Published: January 23, 2015 at 7:49pm

What sort of person would spend time and trouble making something like this out of matchsticks? And what sort of person would buy them?

They probably have a hunting licence.

matches




34 Comments Comment

  1. Painter says:

    He wasted his talent on a party emblem? Just why?

  2. XXX says:

    Oh..I’m sure he’ll sell them.

  3. ron says:

    Sulfarina biex naghmilhom dahna.

  4. Banana republic ... again says:

    Id like to offer something: one single burning match.

  5. lo squalo says:

    Sulfarina ohra u ahraqhom!

  6. unbennant says:

    I think that they’re worth their weight in ashes.

  7. scott brown says:

    I will offer one more matchstick to burn both emblems.

  8. Fido says:

    Min? Sa llum jmissek taf! Dawk kollha b’moħħ ta’ beċċun

  9. Don Camillo says:

    Noffri sulfarina wahda.

  10. Very True says:

    Are they combustible?

  11. Candy says:

    Must have been serving time.

  12. ciccio says:

    Let’s look at the positive side of things. If he is a hunter, he will have more time to dedicate to his matchsticks hobby with a closed hunting season in the spring.

  13. Artemis says:

    They’re not worth a light.

  14. Malti ta ' Veru says:

    How about 650 euros and they can throw in Maltese citizenship FREE OF CHARGE. An irresistible offer.

  15. Joe Borg says:

    I would buy them. Then I would add just another match to both. With a flame at the end.

  16. taqattani says:

    Sbieh usjta, man – kull ma jonqosom… sulfarina.

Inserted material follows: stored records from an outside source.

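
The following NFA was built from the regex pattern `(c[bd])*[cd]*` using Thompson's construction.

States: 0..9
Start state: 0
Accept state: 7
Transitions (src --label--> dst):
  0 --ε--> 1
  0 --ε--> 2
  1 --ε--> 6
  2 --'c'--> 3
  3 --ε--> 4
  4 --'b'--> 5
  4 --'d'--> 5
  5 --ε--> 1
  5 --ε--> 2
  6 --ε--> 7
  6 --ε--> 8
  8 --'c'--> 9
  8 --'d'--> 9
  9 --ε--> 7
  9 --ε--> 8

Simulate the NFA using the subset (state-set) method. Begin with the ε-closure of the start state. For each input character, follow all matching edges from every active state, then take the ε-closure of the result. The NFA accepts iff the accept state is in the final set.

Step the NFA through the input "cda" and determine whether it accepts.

Answer: REJECT

Derivation:
S₀ = ε-closure({0}) = {0,1,2,6,7,8}
'c' @ 1: {3,4,7,8,9}  (accept∈set)
'd' @ 2: {1,2,5,6,7,8,9}  (accept∈set)
'a' @ 3: {}  — no active states
final: {}; accept 7 not in set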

  17. Orlando Ellul Micallef says:

    Lighter…

  18. John Higgins says:

    Burn them

  19. Carrie Erbag says:

    When the fires of judgment come, they’ll be ashes.

  20. H.P. Baxxter says:

    Tal-f*cking biza’.

  21. Arnold Layne says:

    Made out of matches? Strike ’em all, I say.

  22. Scorpio says:

    Noffru sulfarina ohra biex tahraqhom.

  23. Conservative says:

    English gentleman after a heavy night out, still sitting at the bar talking in cut-glass, crisp, Royal St. James’s, former Guards Officer accent, to friend, retired banker:

    “Did I tell you I have a new baby? My new car is an Aston Martin. Fabulous bit of kit, old bean”.

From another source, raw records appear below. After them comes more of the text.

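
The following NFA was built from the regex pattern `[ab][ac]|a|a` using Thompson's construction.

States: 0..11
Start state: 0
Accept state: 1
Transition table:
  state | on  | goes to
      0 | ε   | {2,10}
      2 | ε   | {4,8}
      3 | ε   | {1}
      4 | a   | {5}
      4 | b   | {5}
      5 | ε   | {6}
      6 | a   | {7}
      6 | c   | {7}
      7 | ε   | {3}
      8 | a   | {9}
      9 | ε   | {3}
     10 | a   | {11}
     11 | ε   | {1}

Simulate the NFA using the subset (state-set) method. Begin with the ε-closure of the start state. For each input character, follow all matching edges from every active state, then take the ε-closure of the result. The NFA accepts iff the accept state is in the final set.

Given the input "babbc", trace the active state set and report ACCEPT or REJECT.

Answer: REJECT

Derivation:
start: ε-closure({0}) = {0,2,4,8,10}
'b' @ 1: {5,6}
'a' @ 2: {1,3,7}  [accepting]
'b' @ 3: {}  — state set empty
rest 'bc' ignored (set empty)
after full input: {}  (accept=1 not in)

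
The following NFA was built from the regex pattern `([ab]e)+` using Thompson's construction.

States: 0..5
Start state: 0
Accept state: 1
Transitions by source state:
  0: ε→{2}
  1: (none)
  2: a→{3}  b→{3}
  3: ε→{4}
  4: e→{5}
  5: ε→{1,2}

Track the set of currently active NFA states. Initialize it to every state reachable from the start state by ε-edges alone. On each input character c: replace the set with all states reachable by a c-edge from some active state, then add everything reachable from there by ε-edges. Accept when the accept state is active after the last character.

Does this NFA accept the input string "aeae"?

start: ε-closure({0}) = {0,2}
'a' @ 1: {3,4}
'e' @ 2: {1,2,5}  [accepting]
'a' @ 3: {3,4}
'e' @ 4: {1,2,5}  [accepting]
final: {1,2,5}; accept 1 in set

Answer: ACCEPT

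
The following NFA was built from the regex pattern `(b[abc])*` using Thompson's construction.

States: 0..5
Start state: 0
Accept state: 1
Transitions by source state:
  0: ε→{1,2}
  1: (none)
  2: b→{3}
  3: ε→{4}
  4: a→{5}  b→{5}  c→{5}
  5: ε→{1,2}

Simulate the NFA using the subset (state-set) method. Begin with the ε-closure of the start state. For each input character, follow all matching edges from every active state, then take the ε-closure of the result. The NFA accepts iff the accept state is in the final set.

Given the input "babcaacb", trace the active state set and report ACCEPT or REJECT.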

    Connie from Cospicua nudges husband Dominic and says: “Smajtu x’qal, semma l-baby Car-as-ton. X’wahda din, hekk insemmuh lil taghna, hi, Karsten Agius. U ta’ dan is-Sinjur, zgur xi habib tar-Regina, jismu Kasten Martin.”

    That was late 70s. We’re now stuck with Karsten as a mainstream-certain-area-name.

  24. Wilson says:

    Interesting kindling.

  25. Dott Abjad says:

    The Maltese Taliban Community.

  26. Kevin says:

    Jiena noffri sulfarina ohra biex intuhom in-nar.

  27. canon says:

    The mobile police station set up in Marsascala and inaugurated by ex Minister Manwel Mallia and Mrs Corduta Mallia had to be removed. It seems the blessing by the priest was in vain.

  28. Tania says:

    I love your blog and the way you updated it some time ago especially the “next post” and “previous post” buttons but I think they should change places. I hope it’s not too presumptuous of me to suggest it but the going to the next post button should be on the right and the go back to the previous post should be on the left…just feels more logical.

  29. Rumplestiltskin says:

    … or a Xarabank devotee.

  30. bob-a-job says:

    If you want to make them more realistic, just light the torches.

  31. Rosie says:

    Burn the centre and keep the frame

  32. MK says:

    My guess, Someone who has nothing better to do, with an income and free housing provided by the government.